Hitler en bonzaï de salon !
On retrouva le
bonzaï à l’adresse indiquée par quelque ange indiscret. L’avatar
du Führer
appartenait à un gosse d’une famille aisée. Le gamin n’arrivait
pas à comprendre en quoi la vie d’un bonzaï était une punition.
Lui soignait très bien le sien et y tenait beaucoup.
Je considérai la
chose et l’évidence me sauta aux yeux. La vie d’un bonzaï est
un supplice permanent. On met une plante dans un pot trop petit pour
elle et on en coupe ensuite systématiquement toutes les
excroissances. C’est la torture d’un végétal élevée au niveau
d’un art. Sans eau, les membres sans cesse recoupés, sans place,
sans air, sans nourriture, le bonzaï n’est que souffrance.
Contraint à ne
pas croître, l’arbuste reste à jamais nain, alors que tout ce qui
vit sur cette terre dispose du plus élémentaire des droits qu’est
celui de grandir.
Certes, sous
prétexte qu’ils les jugeaient plus jolis ainsi, les Chinois ont
longtemps estimé justifié d’enfermer les pieds de leurs filles
dans d’étroites bandelettes pour les empêcher de grandir. Mais
dans le cas du bonzaï, c’était pire ! Il ne s’agissait pas
uniquement des pieds. On lui coupait ses branches, membres
supérieurs, et ses racines, membres inférieurs.
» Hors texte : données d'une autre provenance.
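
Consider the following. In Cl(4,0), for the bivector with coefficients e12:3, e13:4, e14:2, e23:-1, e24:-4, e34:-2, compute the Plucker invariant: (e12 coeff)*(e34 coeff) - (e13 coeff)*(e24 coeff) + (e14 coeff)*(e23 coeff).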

Tous les jours.
Le plus subtil
châtiment pour un abominable criminel de guerre, c’était bien de
le réincarner en bonzaï japonais. J’eus des frissons en me
souvenant comme moi-même j’avais été malheureux lorsque mes
parents me forçaient à enfiler les vêtements trop étroits de mon
frère Conrad, juste pour faire des économies.
La bonne idée,
chapeau, les archanges-juges ! Il y eut cependant des hommes pour se
croire plus malins qu’eux et plus fins justiciers ! À grands coups
de pétitions, on réclama la condamnation à mort du bonzaï. Pour
finir, on déterra la chose jusqu’à ce que mort libératrice
s’ensuive, mettant ainsi un terme (à mon plus vif regret,
d’ailleurs) à son éternel supplice.
S’ensuivit
une pluie de « révélations » plus ou moins vérifiables. Pour ma
part, je ne parvenais pas à croire les anges si bavards avec autant
de gens, et je les examinais à chaque fois avec la plus grande
circonspection. À en croire certains touristes de l’au-delà,
Ravaillac
était innocent du meurtre d’Henri
IV. Le Masque
de Fer était la sœur cachée de Louis XIV. Raoul Wallenberg, le
diplomate suédois si courageux dans le sauvetage des juifs hongrois
sous l’occupation nazie, avait bien été tué par le KGB,
tout comme les résistants martyrs de l’Affiche rouge avaient été
dénoncés par leurs « amis » du Parti communiste français. John
Lennon avait lui-même contacté son assassin afin de se faire
suicider. Le chevalier
d’Éon était un hermaphrodite. Nicolas
Flamel avait réalisé sa fortune en cambriolant et en
assassinant des bourgeois, il avait ensuite expliqué son
enrichissement soudain par
la prétendue découverte du secret de la transmutation des métaux.
Jack
l’Éventreur était bien William
Gull, médecin de
la famille royale.
On constata que,
somme toute, les tyrans sanguinaires avaient reçu un châtiment
adéquat. Staline
était réincarné en souris de laboratoire, Mussolini
était un chien de cirque, Mao
était canard à laquer, quant aux généraux fascistes
sud-américains ils étaient pour la plupart réincarnés en oies
qu’on gave pour faire du foie gras de Noël.
Mais, en dehors de
ces « méchants », d’autres personnes profitèrent de révélations
célestes douteuses pour se faire mousser.
Vrai ou faux, des
petits malins étalèrent leurs vies antérieures pour obtenir
quelques avantages dans cette existence-ci. Un épicier asiatique
parisien assura être la réincarnation de Modigliani
et entama un procès aux héritiers de ses anciens marchands de
tableaux afin qu’ils lui reversent leurs considérables
plus-values. Une charmante professeur d’aérobic télévisé jura
être la réincarnation de Botticelli.
Elle put s’installer à son compte grâce à une vente aux enchères
de plusieurs de ses toiles, récupérées dans des musées.
On ne comptait plus
les litiges et les exigences de réparations en tout genre ! C’était
toute l’histoire humaine, à en croire certains, qui demandait à
être révisée, éclairée, expliquée, démystifiée.